Era habitual, que el eterno grupo opositor conformado por los cadáveres que la junta de gobierno iba dejando cada cierto tiempo desperdigados por el itinerario de los cuatro años de gobierno se reuniese cada jueves (si se siente identificado ponga aquí el día de su salida procesional) en el bar El Mojito Saleroso –el que le puso el nombre sigue en libertad-, a escasos 100 metros de la parroquia y con suculentas vistas a la puerta de la Casa de Hermandad. Un lugar privilegiado para que los James Bond de ojopatio pasasen sus horas muertas (les llamaban los Parcemasa por la cantidad que acumulaban) trazando un plan para de una vez por todas y ya iban 47 –inasequibles al desaliento-, dar el salto a la permanente.

Entre quintos, cañas, carajillos y algún refresco para quien pretendía –todavía- guardar las formas, circulaban los reproches de varales tallados en diente de sierra, arbotantes firmando en pan de oro en el saliente de una cornisa, velas en el triduo –esto lo más jóvenes, los mayores no saben ni cuándo es- que parecen saludar al paso del devoto.
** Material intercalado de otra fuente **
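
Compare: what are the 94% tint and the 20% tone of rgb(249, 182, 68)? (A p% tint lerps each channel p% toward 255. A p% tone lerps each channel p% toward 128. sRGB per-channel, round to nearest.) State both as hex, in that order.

#fffbf4, #e1ab50

94% tint:
  R: 249 + 5.64 = 254.64 → 255
  G: 182 + 0.94×(255−182) = 182 + 68.62 = 250.62 → 251
  B: 68 + 0.94×(255−68) = 68 + 175.78 = 243.78 → 244
  → #fffbf4
20% tone:
  R: 249 − 24.2 = 224.8 → 225
  G: 182 − 10.8 = 171.2 → 171
  B: 68 + 12 = 80 → 80
  → #e1ab50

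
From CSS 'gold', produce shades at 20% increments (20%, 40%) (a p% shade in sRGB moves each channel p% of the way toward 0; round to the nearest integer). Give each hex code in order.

CSS gold is rgb(255, 215, 0).
20%: (255 − 51 = 204→204, 215 − 43 = 172→172, 0→0) → #ccac00
40%: (255 − 102 = 153→153, 215 − 86 = 129→129, 0→0) → #998100

#ccac00, #998100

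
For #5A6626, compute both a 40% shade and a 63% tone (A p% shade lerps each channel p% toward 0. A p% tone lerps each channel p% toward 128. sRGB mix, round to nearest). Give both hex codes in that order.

#363D17, #72765F

#5A6626 is rgb(90, 102, 38).
40% shade:
  R: 90 − 36 = 54 → 54
  G: 102 − 40.8 = 61.2 → 61
  B: 38 + 0.4×(0−38) = 38 − 15.2 = 22.8 → 23
  → #363D17
63% tone:
  R: 90 + 0.63×(128−90) = 90 + 23.94 = 113.94 → 114
  G: 102 + 16.38 = 118.38 → 118
  B: 38 + 0.63×(128−38) = 38 + 56.7 = 94.7 → 95
  → #72765F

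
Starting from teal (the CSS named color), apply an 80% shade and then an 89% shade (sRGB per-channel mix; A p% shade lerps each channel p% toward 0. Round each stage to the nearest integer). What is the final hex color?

CSS teal is rgb(0, 128, 128).
An 80% shade moves each channel 80% toward 0:
  R: 0 + 0.8×(0−0) = 0 + 0 = 0 → 0
  G: 128 + 0.8×(0−128) = 128 − 102.4 = 25.6 → 26
  B: 128 + 0.8×(0−128) = 128 − 102.4 = 25.6 → 26
After the shade: rgb(0, 26, 26) = #001A1A.
An 89% shade moves each channel 89% toward 0:
  R: 0 + 0 = 0 → 0
  G: 26 + 0.89×(0−26) = 26 − 23.14 = 2.86 → 3
  B: 26 + 0.89×(0−26) = 26 − 23.14 = 2.86 → 3
rgb(0, 3, 3) = #000303.

#000303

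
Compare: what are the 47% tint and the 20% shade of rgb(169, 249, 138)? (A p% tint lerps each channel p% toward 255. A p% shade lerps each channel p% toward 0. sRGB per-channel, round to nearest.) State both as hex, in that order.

47% tint:
  R: 169 + 40.42 = 209.42 → 209
  G: 249 + 0.47×(255−249) = 249 + 2.82 = 251.82 → 252
  B: 138 + 0.47×(255−138) = 138 + 54.99 = 192.99 → 193
  → #D1FCC1
20% shade:
  R: 169 + 0.2×(0−169) = 169 − 33.8 = 135.2 → 135
  G: 249 + 0.2×(0−249) = 249 − 49.8 = 199.2 → 199
  B: 138 + 0.2×(0−138) = 138 − 27.6 = 110.4 → 110
  → #87C76E

#D1FCC1, #87C76E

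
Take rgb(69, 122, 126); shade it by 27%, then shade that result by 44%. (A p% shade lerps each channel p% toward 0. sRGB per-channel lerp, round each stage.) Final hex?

Per channel, c → c + 0.27(0 − c):
  R: 69 − 18.63 = 50.37 → 50
  G: 122 + 0.27×(0−122) = 122 − 32.94 = 89.06 → 89
  B: 126 + 0.27×(0−126) = 126 − 34.02 = 91.98 → 92
After the shade: rgb(50, 89, 92) = #32595c.
Per channel, c → c + 0.44(0 − c):
  R: 50 + 0.44×(0−50) = 50 − 22 = 28 → 28
  G: 89 − 39.16 = 49.84 → 50
  B: 92 + 0.44×(0−92) = 92 − 40.48 = 51.52 → 52
rgb(28, 50, 52) = #1c3234.

#1c3234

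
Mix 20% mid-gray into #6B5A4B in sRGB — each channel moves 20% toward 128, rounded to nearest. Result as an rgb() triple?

rgb(111, 98, 86)

#6B5A4B is rgb(107, 90, 75).
Per channel, c → c + 0.2(128 − c):
  R: 107 + 0.2×(128−107) = 107 + 4.2 = 111.2 → 111
  G: 90 + 0.2×(128−90) = 90 + 7.6 = 97.6 → 98
  B: 75 + 0.2×(128−75) = 75 + 10.6 = 85.6 → 86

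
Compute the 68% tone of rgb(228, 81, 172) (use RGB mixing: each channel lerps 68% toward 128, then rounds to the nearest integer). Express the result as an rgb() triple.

Per channel, c → c + 0.68(128 − c):
  R: 228 − 68 = 160 → 160
  G: 81 + 31.96 = 112.96 → 113
  B: 172 + 0.68×(128−172) = 172 − 29.92 = 142.08 → 142

rgb(160, 113, 142)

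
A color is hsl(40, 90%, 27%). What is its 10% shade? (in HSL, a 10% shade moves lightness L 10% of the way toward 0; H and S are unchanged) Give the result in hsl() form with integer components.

hsl(40, 90%, 24%)

L moves 10% from 27 toward 0: 27 − 2.7 = 24.3 → 24.
H and S are unchanged.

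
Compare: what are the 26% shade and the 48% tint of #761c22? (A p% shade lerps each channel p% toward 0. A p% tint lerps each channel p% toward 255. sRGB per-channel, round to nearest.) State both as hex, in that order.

#571519, #b8898c

#761c22 is rgb(118, 28, 34).
26% shade:
  R: 118 + 0.26×(0−118) = 118 − 30.68 = 87.32 → 87
  G: 28 − 7.28 = 20.72 → 21
  B: 34 + 0.26×(0−34) = 34 − 8.84 = 25.16 → 25
  → #571519
48% tint:
  R: 118 + 0.48×(255−118) = 118 + 65.76 = 183.76 → 184
  G: 28 + 0.48×(255−28) = 28 + 108.96 = 136.96 → 137
  B: 34 + 106.08 = 140.08 → 140
  → #b8898c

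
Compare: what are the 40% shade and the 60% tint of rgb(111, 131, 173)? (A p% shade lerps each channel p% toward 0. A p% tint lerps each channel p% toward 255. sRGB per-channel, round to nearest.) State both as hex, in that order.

#434F68, #C5CDDE

40% shade:
  R: 111 + 0.4×(0−111) = 111 − 44.4 = 66.6 → 67
  G: 131 − 52.4 = 78.6 → 79
  B: 173 + 0.4×(0−173) = 173 − 69.2 = 103.8 → 104
  → #434F68
60% tint:
  R: 111 + 0.6×(255−111) = 111 + 86.4 = 197.4 → 197
  G: 131 + 0.6×(255−131) = 131 + 74.4 = 205.4 → 205
  B: 173 + 0.6×(255−173) = 173 + 49.2 = 222.2 → 222
  → #C5CDDE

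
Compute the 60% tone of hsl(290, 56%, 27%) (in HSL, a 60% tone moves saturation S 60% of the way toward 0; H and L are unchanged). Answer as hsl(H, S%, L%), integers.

hsl(290, 22%, 27%)

S moves 60% from 56 toward 0: 56 − 33.6 = 22.4 → 22.
H and L are unchanged.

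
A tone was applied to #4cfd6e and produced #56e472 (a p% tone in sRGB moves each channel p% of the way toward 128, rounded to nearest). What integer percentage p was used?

#4cfd6e is rgb(76, 253, 110); #56e472 is rgb(86, 228, 114).
On the G channel (widest range): 228 ≈ 253 + (p/100)(128 − 253), so p ≈ 100×(228 − 253)/(128 − 253) = -2500/-125 = 20.00.
p = 20 reproduces all three channels after rounding.

20%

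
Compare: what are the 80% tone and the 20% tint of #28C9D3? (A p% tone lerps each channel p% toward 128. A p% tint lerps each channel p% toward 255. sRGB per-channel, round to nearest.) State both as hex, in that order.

#28C9D3 is rgb(40, 201, 211).
80% tone:
  R: 40 + 0.8×(128−40) = 40 + 70.4 = 110.4 → 110
  G: 201 + 0.8×(128−201) = 201 − 58.4 = 142.6 → 143
  B: 211 − 66.4 = 144.6 → 145
  → #6E8F91
20% tint:
  R: 40 + 43 = 83 → 83
  G: 201 + 0.2×(255−201) = 201 + 10.8 = 211.8 → 212
  B: 211 + 8.8 = 219.8 → 220
  → #53D4DC

#6E8F91, #53D4DC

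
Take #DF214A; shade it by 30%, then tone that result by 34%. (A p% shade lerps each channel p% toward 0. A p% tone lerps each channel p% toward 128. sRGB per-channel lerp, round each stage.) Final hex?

#DF214A is rgb(223, 33, 74).
A 30% shade moves each channel 30% toward 0:
  R: 223 + 0.3×(0−223) = 223 − 66.9 = 156.1 → 156
  G: 33 − 9.9 = 23.1 → 23
  B: 74 + 0.3×(0−74) = 74 − 22.2 = 51.8 → 52
After the shade: rgb(156, 23, 52) = #9C1734.
Per channel, c → c + 0.34(128 − c):
  R: 156 − 9.52 = 146.48 → 146
  G: 23 + 0.34×(128−23) = 23 + 35.7 = 58.7 → 59
  B: 52 + 25.84 = 77.84 → 78
rgb(146, 59, 78) = #923B4E.

#923B4E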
Un álbum de recuerdos grabados a cieno con el que recurrentemente acudir al cabildo y estamparlos educadamente en la cara de algún miembra de la junta de gobierno.

Cuando la cosa se sube de temperatura –suele coincidir con acumulación de vasos vacíos sobre la desgastada mesa de noble plástico con el logotipo de una casa de cervezas- los dedos no atinan a silenciar el móvil ante la insistente llamada de la jefa que simplemente quería recordarle que la cena lleva fría tres horas y las lenguas empiezan a trabarse como en aquella ocasión que se intentó hacer el pollinico de forma improvisada y el arco de campana acabó cabalgando a lomos de una señal de paso de cebra, ahí es el momento del espectáculo de la comedia. Todo un repertorio de fétidos chistes sobre las sospechosas amistades del albacea de culto con el vestidor desparramando aceite por el camarín, o el tocado taurino que le regaló el tesorero a su señora tras un retiro de fin de semana no muy espiritual con la secretaria. Ahí llega el delirio, la troupe aplaude como pingüinos del circo y el espurreo ante un nuevo chascarrillo, decora de gotelé croquetero la pared repleta de fotos de la hermandad. Es entonces cuando el cabecilla agudiza el ingenio y reclama al camarero que lleva aguantando el festival del humor toda la tarde:

- Camarero me pone un hermano mayor con cola

- Disculpe señor. ¿Un hermano mayor?

- Sí… Un cacique

(Risas, espurreo, ovación cerrada, aplausos, pipí que se escapa y tres vasos y dos platos de montaditos a medio terminar al suelo)

El camarero vuelve a la barra buscando un paño y una escoba mientras murmulla mirando al techo "tantos chistes no hacías cuando eras su teniente hermano mayor".